The use of transgenic mice that lack class II MHC molecules allowed us to eliminate either the direct or indirect pathways of antigen recognition to evaluate their relative roles with and without treatment with costimulation blockade[11
]. In this model, triple costimulatory blockade provides a permissive environment for neural regeneration in the nerve allograft. This effect was not achieved when only direct allorecognition was functional and was further enhanced when only the indirect pathway was available. As demonstrated in the solid organ literature, the presence of the indirect pathway appears necessary for costimulatory blockade induced immune hyporesponsiveness[11
]. Similarly, we found that the capacity to mount an indirect response is necessary to achieve costimulatory blockade-mediated neural regeneration. The direct pathway of allorecognition appears to be more resistant to costimulation blockade because it is less dependent on CD40 and CD28 costimulation.

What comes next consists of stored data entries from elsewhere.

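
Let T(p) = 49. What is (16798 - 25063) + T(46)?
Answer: -8216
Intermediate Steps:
(16798 - 25063) + T(46) = (16798 - 25063) + 49 = -8265 + 49 = -8216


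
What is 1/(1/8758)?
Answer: 8758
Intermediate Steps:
1/(1/8758) = 8758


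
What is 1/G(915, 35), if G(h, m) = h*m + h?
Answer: 1/32940 ≈ 3.0358e-5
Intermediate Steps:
G(h, m) = h + h*m
1/G(915, 35) = 1/(915*(1 + 35)) = 1/(915*36) = 1/32940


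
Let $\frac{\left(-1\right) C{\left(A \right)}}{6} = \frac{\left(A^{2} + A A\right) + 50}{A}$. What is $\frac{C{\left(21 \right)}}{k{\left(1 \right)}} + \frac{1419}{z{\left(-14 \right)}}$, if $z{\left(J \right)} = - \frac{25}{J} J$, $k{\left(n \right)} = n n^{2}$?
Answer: $- \frac{56533}{175} \approx -323.05$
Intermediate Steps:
$k{\left(n \right)} = n^{3}$
$z{\left(J \right)} = -25$
$C{\left(A \right)} = - \frac{6 \left(50 + 2 A^{2}\right)}{A}$ ($C{\left(A \right)} = - 6 \frac{\left(A^{2} + A A\right) + 50}{A} = - 6 \frac{\left(A^{2} + A^{2}\right) + 50}{A} = - 6 \frac{2 A^{2} + 50}{A} = - 6 \frac{50 + 2 A^{2}}{A} = - \frac{6 \left(50 + 2 A^{2}\right)}{A}$)
$\frac{C{\left(21 \right)}}{k{\left(1 \right)}} + \frac{1419}{z{\left(-14 \right)}} = \frac{- \frac{300}{21} - 252}{1^{3}} + \frac{1419}{-25} = \frac{\left(-300\right) \frac{1}{21} - 252}{1} + 1419 \left(- \frac{1}{25}\right) = \left(- \frac{100}{7} - 252\right) 1 - \frac{1419}{25} = \left(- \frac{1864}{7}\right) 1 - \frac{1419}{25} = - \frac{1864}{7} - \frac{1419}{25} = - \frac{56533}{175}$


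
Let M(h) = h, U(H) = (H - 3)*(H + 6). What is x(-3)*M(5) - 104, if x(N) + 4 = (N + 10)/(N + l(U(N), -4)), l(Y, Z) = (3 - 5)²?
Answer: -89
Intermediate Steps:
U(H) = (-3 + H)*(6 + H)
l(Y, Z) = 4 (l(Y, Z) = (-2)² = 4)
x(N) = -4 + (10 + N)/(4 + N) (x(N) = -4 + (N + 10)/(N + 4) = -4 + (10 + N)/(4 + N))
x(-3)*M(5) - 104 = (3*(-2 - 1*(-3))/(4 - 3))*5 - 104 = (3*(-2 + 3)/1)*5 - 104 = (3*1*1)*5 - 104 = 3*5 - 104 = 15 - 104 = -89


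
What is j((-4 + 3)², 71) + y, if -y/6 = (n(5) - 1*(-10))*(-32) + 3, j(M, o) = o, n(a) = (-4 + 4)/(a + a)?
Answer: 1973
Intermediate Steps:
n(a) = 0 (n(a) = 0/((2*a)) = 0*(1/(2*a)) = 0)
y = 1902 (y = -6*((0 - 1*(-10))*(-32) + 3) = -6*((0 + 10)*(-32) + 3) = -6*(10*(-32) + 3) = -6*(-320 + 3) = -6*(-317) = 1902)
j((-4 + 3)², 71) + y = 71 + 1902 = 1973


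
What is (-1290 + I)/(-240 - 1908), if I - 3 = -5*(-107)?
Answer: 188/537 ≈ 0.35009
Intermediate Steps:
I = 538 (I = 3 - 5*(-107) = 3 + 535 = 538)
(-1290 + I)/(-240 - 1908) = (-1290 + 538)/(-240 - 1908) = -752/(-2148) = -752*(-1/2148) = 188/537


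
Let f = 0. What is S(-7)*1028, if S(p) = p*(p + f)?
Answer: 50372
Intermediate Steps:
S(p) = p² (S(p) = p*(p + 0) = p*p = p²)
S(-7)*1028 = (-7)²*1028 = 49*1028 = 50372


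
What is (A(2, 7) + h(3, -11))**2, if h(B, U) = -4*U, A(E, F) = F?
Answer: 2601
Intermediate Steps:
(A(2, 7) + h(3, -11))**2 = (7 - 4*(-11))**2 = (7 + 44)**2 = 51**2 = 2601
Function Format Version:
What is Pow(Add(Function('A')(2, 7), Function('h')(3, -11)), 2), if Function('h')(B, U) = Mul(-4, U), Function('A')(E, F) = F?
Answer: 2601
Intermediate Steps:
Pow(Add(Function('A')(2, 7), Function('h')(3, -11)), 2) = Pow(Add(7, Mul(-4, -11)), 2) = Pow(Add(7, 44), 2) = Pow(51, 2) = 2601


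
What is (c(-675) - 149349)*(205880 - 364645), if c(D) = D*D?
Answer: -48625909140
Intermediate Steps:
c(D) = D**2
(c(-675) - 149349)*(205880 - 364645) = ((-675)**2 - 149349)*(205880 - 364645) = (455625 - 149349)*(-158765) = 306276*(-158765) = -48625909140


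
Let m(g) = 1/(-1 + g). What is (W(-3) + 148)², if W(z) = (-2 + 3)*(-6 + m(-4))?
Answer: 502681/25 ≈ 20107.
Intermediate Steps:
W(z) = -31/5 (W(z) = (-2 + 3)*(-6 + 1/(-1 - 4)) = 1*(-6 + 1/(-5)) = 1*(-6 - ⅕) = 1*(-31/5) = -31/5)
(W(-3) + 148)² = (-31/5 + 148)² = (709/5)² = 502681/25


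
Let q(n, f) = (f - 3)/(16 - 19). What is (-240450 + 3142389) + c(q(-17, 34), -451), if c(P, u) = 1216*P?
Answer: 8668121/3 ≈ 2.8894e+6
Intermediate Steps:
q(n, f) = 1 - f/3 (q(n, f) = (-3 + f)/(-3) = (-3 + f)*(-⅓) = 1 - f/3)
(-240450 + 3142389) + c(q(-17, 34), -451) = (-240450 + 3142389) + 1216*(1 - ⅓*34) = 2901939 + 1216*(1 - 34/3) = 2901939 + 1216*(-31/3) = 2901939 - 37696/3 = 8668121/3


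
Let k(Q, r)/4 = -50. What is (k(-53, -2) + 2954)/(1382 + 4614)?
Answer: 1377/2998 ≈ 0.45931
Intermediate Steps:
k(Q, r) = -200 (k(Q, r) = 4*(-50) = -200)
(k(-53, -2) + 2954)/(1382 + 4614) = (-200 + 2954)/(1382 + 4614) = 2754/5996 = 2754*(1/5996) = 1377/2998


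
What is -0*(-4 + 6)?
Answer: 0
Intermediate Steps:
-0*(-4 + 6) = -0*2 = -24*0 = 0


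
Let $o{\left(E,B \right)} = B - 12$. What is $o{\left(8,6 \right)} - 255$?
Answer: $-261$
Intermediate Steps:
$o{\left(E,B \right)} = -12 + B$ ($o{\left(E,B \right)} = B - 12 = -12 + B$)
$o{\left(8,6 \right)} - 255 = \left(-12 + 6\right) - 255 = -6 - 255 = -261$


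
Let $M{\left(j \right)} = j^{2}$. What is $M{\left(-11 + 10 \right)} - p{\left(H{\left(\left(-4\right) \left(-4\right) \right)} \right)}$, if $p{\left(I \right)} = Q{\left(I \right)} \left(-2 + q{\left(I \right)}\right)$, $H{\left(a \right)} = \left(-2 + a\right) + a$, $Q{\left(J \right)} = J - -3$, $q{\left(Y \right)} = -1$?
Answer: $100$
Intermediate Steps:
$Q{\left(J \right)} = 3 + J$ ($Q{\left(J \right)} = J + 3 = 3 + J$)
$H{\left(a \right)} = -2 + 2 a$
$p{\left(I \right)} = -9 - 3 I$ ($p{\left(I \right)} = \left(3 + I\right) \left(-2 - 1\right) = \left(3 + I\right) \left(-3\right) = -9 - 3 I$)
$M{\left(-11 + 10 \right)} - p{\left(H{\left(\left(-4\right) \left(-4\right) \right)} \right)} = \left(-11 + 10\right)^{2} - \left(-9 - 3 \left(-2 + 2 \left(\left(-4\right) \left(-4\right)\right)\right)\right) = \left(-1\right)^{2} - \left(-9 - 3 \left(-2 + 2 \cdot 16\right)\right) = 1 - \left(-9 - 3 \left(-2 + 32\right)\right) = 1 - \left(-9 - 90\right) = 1 - -99 = 1 + 99 = 100$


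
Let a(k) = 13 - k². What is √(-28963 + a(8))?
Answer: I*√29014 ≈ 170.33*I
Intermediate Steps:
√(-28963 + a(8)) = √(-28963 + (13 - 1*8²)) = √(-28963 + (13 - 1*64)) = √(-28963 + (13 - 64)) = √(-28963 - 51) = √(-29014) = I*√29014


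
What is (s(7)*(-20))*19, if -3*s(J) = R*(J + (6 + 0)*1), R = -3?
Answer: -4940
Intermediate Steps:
s(J) = 6 + J (s(J) = -(-1)*(J + (6 + 0)*1) = -(-1)*(J + 6*1) = -(-1)*(J + 6) = -(-1)*(6 + J) = -(-18 - 3*J)/3 = 6 + J)
(s(7)*(-20))*19 = ((6 + 7)*(-20))*19 = (13*(-20))*19 = -260*19 = -4940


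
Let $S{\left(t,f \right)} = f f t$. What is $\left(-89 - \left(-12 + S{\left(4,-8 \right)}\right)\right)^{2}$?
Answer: $110889$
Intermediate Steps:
$S{\left(t,f \right)} = t f^{2}$ ($S{\left(t,f \right)} = f^{2} t = t f^{2}$)
$\left(-89 - \left(-12 + S{\left(4,-8 \right)}\right)\right)^{2} = \left(-89 + \left(12 - 4 \left(-8\right)^{2}\right)\right)^{2} = \left(-89 + \left(12 - 4 \cdot 64\right)\right)^{2} = \left(-89 + \left(12 - 256\right)\right)^{2} = \left(-89 - 244\right)^{2} = \left(-333\right)^{2} = 110889$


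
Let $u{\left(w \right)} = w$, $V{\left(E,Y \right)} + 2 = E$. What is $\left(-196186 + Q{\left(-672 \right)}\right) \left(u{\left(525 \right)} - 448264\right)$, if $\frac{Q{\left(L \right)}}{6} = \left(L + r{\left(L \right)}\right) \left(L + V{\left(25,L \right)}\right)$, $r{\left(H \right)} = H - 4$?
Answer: $-2262392034314$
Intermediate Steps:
$V{\left(E,Y \right)} = -2 + E$
$r{\left(H \right)} = -4 + H$ ($r{\left(H \right)} = H - 4 = -4 + H$)
$Q{\left(L \right)} = 6 \left(-4 + 2 L\right) \left(23 + L\right)$ ($Q{\left(L \right)} = 6 \left(L + \left(-4 + L\right)\right) \left(L + \left(-2 + 25\right)\right) = 6 \left(-4 + 2 L\right) \left(L + 23\right) = 6 \left(-4 + 2 L\right) \left(23 + L\right)$)
$\left(-196186 + Q{\left(-672 \right)}\right) \left(u{\left(525 \right)} - 448264\right) = \left(-196186 + \left(-552 + 12 \left(-672\right)^{2} + 252 \left(-672\right)\right)\right) \left(525 - 448264\right) = \left(-196186 - -5249112\right) \left(-447739\right) = \left(-196186 + 5249112\right) \left(-447739\right) = 5052926 \left(-447739\right) = -2262392034314$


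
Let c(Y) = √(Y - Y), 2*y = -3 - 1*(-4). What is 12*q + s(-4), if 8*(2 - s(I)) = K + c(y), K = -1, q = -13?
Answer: -1231/8 ≈ -153.88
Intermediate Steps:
y = ½ (y = (-3 - 1*(-4))/2 = (-3 + 4)/2 = (½)*1 = ½ ≈ 0.50000)
c(Y) = 0 (c(Y) = √0 = 0)
s(I) = 17/8 (s(I) = 2 - (-1 + 0)/8 = 2 - ⅛*(-1) = 2 + ⅛ = 17/8)
12*q + s(-4) = 12*(-13) + 17/8 = -156 + 17/8 = -1231/8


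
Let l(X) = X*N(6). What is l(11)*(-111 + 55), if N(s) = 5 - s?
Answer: 616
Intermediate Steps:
l(X) = -X (l(X) = X*(5 - 1*6) = X*(5 - 6) = X*(-1) = -X)
l(11)*(-111 + 55) = (-1*11)*(-111 + 55) = -11*(-56) = 616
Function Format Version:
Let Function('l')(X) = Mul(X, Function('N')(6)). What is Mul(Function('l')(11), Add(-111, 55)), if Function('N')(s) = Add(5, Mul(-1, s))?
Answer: 616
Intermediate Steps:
Function('l')(X) = Mul(-1, X) (Function('l')(X) = Mul(X, Add(5, Mul(-1, 6))) = Mul(X, Add(5, -6)) = Mul(X, -1) = Mul(-1, X))
Mul(Function('l')(11), Add(-111, 55)) = Mul(Mul(-1, 11), Add(-111, 55)) = Mul(-11, -56) = 616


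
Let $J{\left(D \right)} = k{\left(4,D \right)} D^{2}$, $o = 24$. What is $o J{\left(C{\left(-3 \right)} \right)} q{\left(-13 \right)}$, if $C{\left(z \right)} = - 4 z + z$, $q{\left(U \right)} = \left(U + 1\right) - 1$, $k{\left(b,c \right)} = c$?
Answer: $-227448$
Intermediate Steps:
$q{\left(U \right)} = U$ ($q{\left(U \right)} = \left(1 + U\right) - 1 = U$)
$C{\left(z \right)} = - 3 z$
$J{\left(D \right)} = D^{3}$ ($J{\left(D \right)} = D D^{2} = D^{3}$)
$o J{\left(C{\left(-3 \right)} \right)} q{\left(-13 \right)} = 24 \left(\left(-3\right) \left(-3\right)\right)^{3} \left(-13\right) = 24 \cdot 9^{3} \left(-13\right) = 24 \cdot 729 \left(-13\right) = 17496 \left(-13\right) = -227448$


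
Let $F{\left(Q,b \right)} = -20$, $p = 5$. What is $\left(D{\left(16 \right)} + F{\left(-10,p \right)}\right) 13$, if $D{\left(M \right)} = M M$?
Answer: $3068$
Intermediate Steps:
$D{\left(M \right)} = M^{2}$
$\left(D{\left(16 \right)} + F{\left(-10,p \right)}\right) 13 = \left(16^{2} - 20\right) 13 = \left(256 - 20\right) 13 = 236 \cdot 13 = 3068$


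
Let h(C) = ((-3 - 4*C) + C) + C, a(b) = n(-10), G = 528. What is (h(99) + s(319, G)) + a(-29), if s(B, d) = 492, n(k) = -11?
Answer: 280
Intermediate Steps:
a(b) = -11
h(C) = -3 - 2*C (h(C) = (-3 - 3*C) + C = -3 - 2*C)
(h(99) + s(319, G)) + a(-29) = ((-3 - 2*99) + 492) - 11 = ((-3 - 198) + 492) - 11 = (-201 + 492) - 11 = 291 - 11 = 280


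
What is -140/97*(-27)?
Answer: 3780/97 ≈ 38.969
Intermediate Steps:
-140/97*(-27) = 3780/97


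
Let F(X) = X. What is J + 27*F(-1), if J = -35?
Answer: -62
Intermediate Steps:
J + 27*F(-1) = -35 + 27*(-1) = -35 - 27 = -62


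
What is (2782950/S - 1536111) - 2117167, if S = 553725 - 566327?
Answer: -23020696153/6301 ≈ -3.6535e+6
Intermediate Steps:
S = -12602
(2782950/S - 1536111) - 2117167 = (2782950/(-12602) - 1536111) - 2117167 = (2782950*(-1/12602) - 1536111) - 2117167 = (-1391475/6301 - 1536111) - 2117167 = -9680426886/6301 - 2117167 = -23020696153/6301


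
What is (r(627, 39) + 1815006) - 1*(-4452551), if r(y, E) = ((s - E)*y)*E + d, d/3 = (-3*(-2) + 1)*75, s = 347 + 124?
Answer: 16832828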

One potential limitation of this study involves the relative number of circulating CD4+ T cells in MHC deficient mice. MHC
−/− mice are known to have lower numbers of CD4+ cells with an increased number of CD8+ T cells[45
], which may impair the immune response or impart a selective resistance to costimulatory blockade. The threshold level of required CD4+ T cells to generate an adequate allograft rejection response is not precisely known. In order to account for these findings we performed an additional control experiment utilizing the adoptive transfer of wild-type CD4+ T cells into MHC
−/− recipients receiving costimulatory blockade (Group 9). Our results corroborate similar experiments done with cardiac transplantation[11
], and we found that costimulatory blockade-induced immune hyporesponsiveness in the absence of an indirect pathway is not due to an abnormal level of CD4+ T cells. MHC deficient mice that received wild-type CD4+ T cells with costimulatory blockade still failed to have any meaningful neural regeneration. Our results suggest, therefore, that the indirect pathway is necessary for costimulatory blockade induced immune hyporesponsiveness.